Buno doesn’t answer. That’s all I remember for a while—that and being incredibly thirsty. It seems to go on for a long, long time.
The Center Cannot Hold
By many measures, Afghanistan is falling apart. The Afghan opium crop has flourished in the past two years and now represents 93 percent of the world’s supply, with an estimated street value of $38 billion in 2006. That money helps bankroll an insurgency that is now operating virtually within sight of the capital, Kabul. Suicide bombings have risen eightfold in the past two years, including several devastating attacks in Kabul, and as of October, coalition casualties had surpassed those of any previous year. The situation has gotten so bad, in fact, that ethnic and political factions in the northern part of the country have started stockpiling arms in preparation for when the international community decides to pull out. Afghans—who have seen two foreign powers on their soil in 20 years—are well aware of the limits of empire. They are well aware that everything has an end point, and that in their country end points are bloodier than most.
The Korengal is widely considered to be the most dangerous valley in northeastern Afghanistan, and Second Platoon is considered the tip of the spear for the American forces there. Nearly one-fifth of all combat in Afghanistan occurs in this valley, and nearly three-quarters of all the bombs dropped by nato forces in Afghanistan are dropped in the surrounding area. The fighting is on foot and it is deadly, and the zone of American control moves hilltop by hilltop, ridge by ridge, a hundred yards at a time. There is literally no safe place in the Korengal Valley. Men have been shot while asleep in their barracks tents.

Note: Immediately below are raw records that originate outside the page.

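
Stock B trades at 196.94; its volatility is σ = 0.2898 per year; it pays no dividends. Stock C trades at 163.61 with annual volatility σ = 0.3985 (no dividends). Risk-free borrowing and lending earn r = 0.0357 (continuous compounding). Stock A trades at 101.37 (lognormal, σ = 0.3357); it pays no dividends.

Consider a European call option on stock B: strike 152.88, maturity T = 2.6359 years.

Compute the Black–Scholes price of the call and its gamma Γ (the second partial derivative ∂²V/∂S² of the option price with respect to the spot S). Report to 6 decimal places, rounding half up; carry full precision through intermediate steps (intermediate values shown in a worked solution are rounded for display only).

price = 68.051269
Γ = 0.002681

σ√T = 0.2898·√2.6359 = 0.470503
d₁ = (ln(S/K) + (r+σ²/2)T) / (σ√T) = (ln(196.94/152.88) + (0.0357+0.2898²/2)·2.6359) / 0.470503 = (0.253246 + 0.204788) / 0.470503 = 0.973498
d₂ = d₁ − σ√T = 0.973498 − 0.470503 = 0.502995
e^{−rT} = 0.910190
N(d₁) = 0.834847,  N(d₂) = 0.692516
Call price V = S·N(d₁) − K·e^{−rT}·N(d₂) = 164.414783 − 96.363514 = 68.051269
φ(d₁) = (1/√(2π))·e^{−d₁²/2} = 0.248382
Γ = φ(d₁) / (S·σ·√T) = 0.002681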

Second Platoon is one of four in Battle Company, which covers the Korengal as part of the Second Battalion of the 503rd Infantry Regiment (airborne). The only soldiers to have been deployed more times since the September 11 attacks are from the 10th Mountain Division, which handed the Korengal over last June. (Tenth Mountain had been slated to go home three months earlier, but its tour was extended while some of its units were already on their way back. They landed in the United States and almost immediately got back on their planes.) When Battle Company took over the Korengal, the entire southern half of the valley was controlled by the Taliban, and American patrols that pushed even a few hundred yards into that area got attacked.
If there was one thing Battle Company knew how to do, though, it was fight. Its previous deployment had been in Afghanistan’s Zabul Province, and things were so bad there that half the company was on psychiatric meds by the time they got home. Korengal looked like it would be even worse. In Zabul, they had been arrayed against relatively inexperienced youths who were paid by Taliban commanders in Pakistan to fight—and die. In the Korengal, on the other hand, the fighting is funded by al-Qaeda cells who oversee extremely well-trained local militias. Battle Company took its first casualty within days, a 19-year-old private named Timothy Vimoto. Vimoto, the son of the brigade’s command sergeant major, was killed by the first volley from a Taliban machine gun positioned around half a mile away. He may well not have even heard the shots.